From the Javadoc for java.net.URL#equals:

Two hosts are considered equivalent if both host names can be resolved
into the same IP addresses; else if either host name can't be
resolved, the host names must be equal without regard to case; or both
host names equal to null.

Since hosts comparison requires name resolution, this operation is a
blocking operation. (Emphasis mine)

Good times. So, to avoid abitrary thread "hanging" at some point down the road I guess I'll use java.net.URI. Too bad these are all valid URIs, but nonsense in an HTTP context: "mailto:me@foo.com", "abc:123", "quux"

This begs the question: what precisely is the difference between a URI and URL? There is tons written on this (Google it), but I'll add my semi-informed $0.02 as well:

URI: an identifier (name) for a resource. Doesn't necessarily say anything about how to locate the idientified resource, but sometimes does. e.g. "/foo", "http://test.com/bar", "x:y:z/a/b/c"

URL: a URI that MUST include how to locate the resource. i.e. it starts with "http", "https", "ftp", etc. e.g. "http://www.google.com", "https://bank.com", http://abc.com/foo/bar/baz.html"

So, URI is very general, and URLs are a specialization of URIs. There is another subset of URI called URN that adds even more complexity, so I'm going mostly ignore that here.
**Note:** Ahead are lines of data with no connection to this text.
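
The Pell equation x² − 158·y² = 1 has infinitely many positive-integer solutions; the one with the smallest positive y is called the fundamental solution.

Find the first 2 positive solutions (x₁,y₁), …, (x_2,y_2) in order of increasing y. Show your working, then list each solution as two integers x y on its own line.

7743 616
119908097 9539376

√158 → a₀=12, period (1,1,3,12,3,1,1,24); ℓ=8 even so k=7
i=0: a=12 ⇒ p=12, q=1
…
i=4: a=12 ⇒ p=1081, q=86
…
i=6: a=1 ⇒ p=4412, q=351
i=7: a=1 ⇒ p=7743, q=616
→ (7743, 616).  Check: 7743²=59954049, 158·616²=59954048, difference 1.
(7743+616√158)^2 = 119908097 + 9539376√158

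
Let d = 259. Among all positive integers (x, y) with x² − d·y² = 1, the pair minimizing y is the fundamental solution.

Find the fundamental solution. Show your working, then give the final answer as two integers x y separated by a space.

√259 → a₀=16, period (10,1,2,3,4,3,2,1,10,32); ℓ=10 even so k=9
step 0: (16, 1)  from 16·(1,0) + (0,1)
…
step 2: (177, 11)  from 1·(161,10) + (16,1)
…
step 6: (23931, 1487)  from 3·(7403,460) + (1722,107)
…
step 8: (79196, 4921)  from 1·(55265,3434) + (23931,1487)
step 9: (847225, 52644)  from 10·(79196,4921) + (55265,3434)
→ (847225, 52644).  Check: 847225²=717790200625, 259·52644²=717790200624, difference 1.

847225 52644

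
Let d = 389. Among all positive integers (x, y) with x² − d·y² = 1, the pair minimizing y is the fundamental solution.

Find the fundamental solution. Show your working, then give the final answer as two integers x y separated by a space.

3287049 166660

√389 → a₀=19, period (1,2,1,1,1,1,2,1,38); ℓ=9 odd so k=17
step 0: (19, 1)  from 19·(1,0) + (0,1)
step 1: (20, 1)  from 1·(19,1) + (1,0)
step 2: (59, 3)  from 2·(20,1) + (19,1)
step 3: (79, 4)  from 1·(59,3) + (20,1)
step 4: (138, 7)  from 1·(79,4) + (59,3)
step 5: (217, 11)  from 1·(138,7) + (79,4)
step 6: (355, 18)  from 1·(217,11) + (138,7)
…
step 8: (1282, 65)  from 1·(927,47) + (355,18)
…
step 11: (151493, 7681)  from 2·(50925,2582) + (49643,2517)
step 12: (202418, 10263)  from 1·(151493,7681) + (50925,2582)
step 13: (353911, 17944)  from 1·(202418,10263) + (151493,7681)
step 14: (556329, 28207)  from 1·(353911,17944) + (202418,10263)
step 15: (910240, 46151)  from 1·(556329,28207) + (353911,17944)
step 16: (2376809, 120509)  from 2·(910240,46151) + (556329,28207)
step 17: (3287049, 166660)  from 1·(2376809,120509) + (910240,46151)
fundamental: x₁=3287049, y₁=166660  (since 10804691128401 − 389·27775555600 = 1)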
I'll just paraphrase from the SO link below and say that URNs are supposed to be a unique name (over time and space) for a resource, and they say nothing about locating said resource.

References

1 comment:

  1. A URL is a URI that is hierarchical and absolute. That's all there is to it. URIs can also be opaque instead of hierarchical, such as in "mailto:me@foo.com" and "bitcoin:1HB5XMLmzFVj8ALj6mfBsbifRoD4miY36v". (All opaque URIs are absolute.) Hierarchical URIs can also be relative instead of absolute, such as in "/foo" and "../bar" and "baz". URNs are simply URIs that are opaque, use the "urn" scheme, and follow a constrained syntax in the scheme-specific part.